- Born: Nguyễn Văn Tài 16 December 1959 (age 66)
- Origin: Đức Linh, Binh Thuận, South Vietnam
- Genres: Nhạc vàng, Nhạc hải ngoại, Tình khúc 1954–1975, Nhạc quê hương
- Occupation: singer
- Labels: Asia Thúy Nga Mây;

= Tuấn Vũ =

Vietnamese singer

Nguyễn Văn Tài (born 16 December 1959), stage name Tuấn Vũ, is a Vietnamese singer.

==Biography==
Tuấn Vũ was born in Bình Thuận Province, Vietnam.

He migrated to the US in 1979 and settled in San Francisco, California. He then followed a profession in singing and became a well-known name in the yellow music genre. To date, he has recorded over 1,400 songs of various genres.
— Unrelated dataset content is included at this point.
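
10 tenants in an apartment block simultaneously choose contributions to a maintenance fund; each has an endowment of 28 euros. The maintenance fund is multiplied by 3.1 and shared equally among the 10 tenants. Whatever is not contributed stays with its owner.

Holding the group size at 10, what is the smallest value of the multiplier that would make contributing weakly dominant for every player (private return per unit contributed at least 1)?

10

A contributed unit returns (multiplier)/10 to its contributor.
This reaches 1 exactly when the multiplier is 10.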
Poet Nguyên Sa gave Tuấn Vũ the title "Phượng Hoàng" ("Phoenix" in Vietnamese), which - as the singer explained - might be a reference to his father's name (Phượng) and the name of one of his adopted child (Hoàng).

Tuấn Vũ returned to Vietnam for the first time in 2001.
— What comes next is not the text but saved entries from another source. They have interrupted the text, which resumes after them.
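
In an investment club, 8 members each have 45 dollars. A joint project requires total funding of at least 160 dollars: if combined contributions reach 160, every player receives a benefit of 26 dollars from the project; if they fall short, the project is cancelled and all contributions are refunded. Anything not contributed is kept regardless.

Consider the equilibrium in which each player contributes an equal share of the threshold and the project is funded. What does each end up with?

Equal share of the threshold: 160/8 = 20.
At this profile no one gains by cutting their contribution: any cut drops the total below 160, the project is cancelled, contributions are refunded, and the deviator ends with 45, which is less than 45 − 20 + 26 = 51. Contributing more than 20 just wastes the excess. So contributing exactly 20 is a best response.
Each player's payoff: 45 − 20 + 26 = 51.

51 dollars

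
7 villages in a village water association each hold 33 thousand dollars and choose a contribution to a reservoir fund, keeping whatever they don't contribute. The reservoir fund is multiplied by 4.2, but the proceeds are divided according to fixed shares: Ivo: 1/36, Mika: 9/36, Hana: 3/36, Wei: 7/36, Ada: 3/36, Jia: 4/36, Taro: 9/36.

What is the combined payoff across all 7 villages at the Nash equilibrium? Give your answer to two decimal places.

For player j, contributing a unit is worthwhile iff 4.2 × (j's share) ≥ 1, i.e. iff j's share is at least 0.2381.
Mika and Taro clear that bar, contributing 33 each; the remaining 5 contribute 0. Total contributed: 66.
The reservoir fund pays out 4.2 × 66 = 277.20 in total (split across the unequal shares, but the aggregate is all that matters for the group sum).
The 5 free-riders keep 33 each, adding 165. Group total = 165 + 277.20 = 442.20.

442.20 thousand dollars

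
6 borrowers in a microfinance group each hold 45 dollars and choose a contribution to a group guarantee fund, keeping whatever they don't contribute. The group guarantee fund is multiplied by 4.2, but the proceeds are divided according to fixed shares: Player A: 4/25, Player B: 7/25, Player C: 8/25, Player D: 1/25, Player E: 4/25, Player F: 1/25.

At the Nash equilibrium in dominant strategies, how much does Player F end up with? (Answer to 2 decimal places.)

A player with share s gets back 4.2·s per unit contributed, so full contribution is dominant for anyone with s > 1/4.2 = 0.2381 and zero contribution is dominant for anyone below.
The shares above 0.2381 belong to Player B and Player C, contributing 45 each; the remaining 4 contribute 0. Total contributed: 90.
Player F keeps 45 and receives 4.2 × 90 × 1/25 = 15.12 from the group guarantee fund, for a payoff of 60.12.

60.12 dollars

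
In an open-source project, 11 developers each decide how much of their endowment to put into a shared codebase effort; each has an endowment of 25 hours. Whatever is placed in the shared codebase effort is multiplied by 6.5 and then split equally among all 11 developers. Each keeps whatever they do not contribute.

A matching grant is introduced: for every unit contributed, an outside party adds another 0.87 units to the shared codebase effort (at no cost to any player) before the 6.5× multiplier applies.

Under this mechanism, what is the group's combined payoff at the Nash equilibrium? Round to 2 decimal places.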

During his return to Vietnam in July 2010, Tuấn Vũ performed for 6 nights at Hanoi Opera House, Daewoo Hotel, as well as in many other northern provinces.

In November 2018, Tuấn Vũ returned to Vietnam again to hold a live show named "Mười năm tái ngộ" (Ten years of reunion), which took place at the Vietnam National Convention Center on December 9.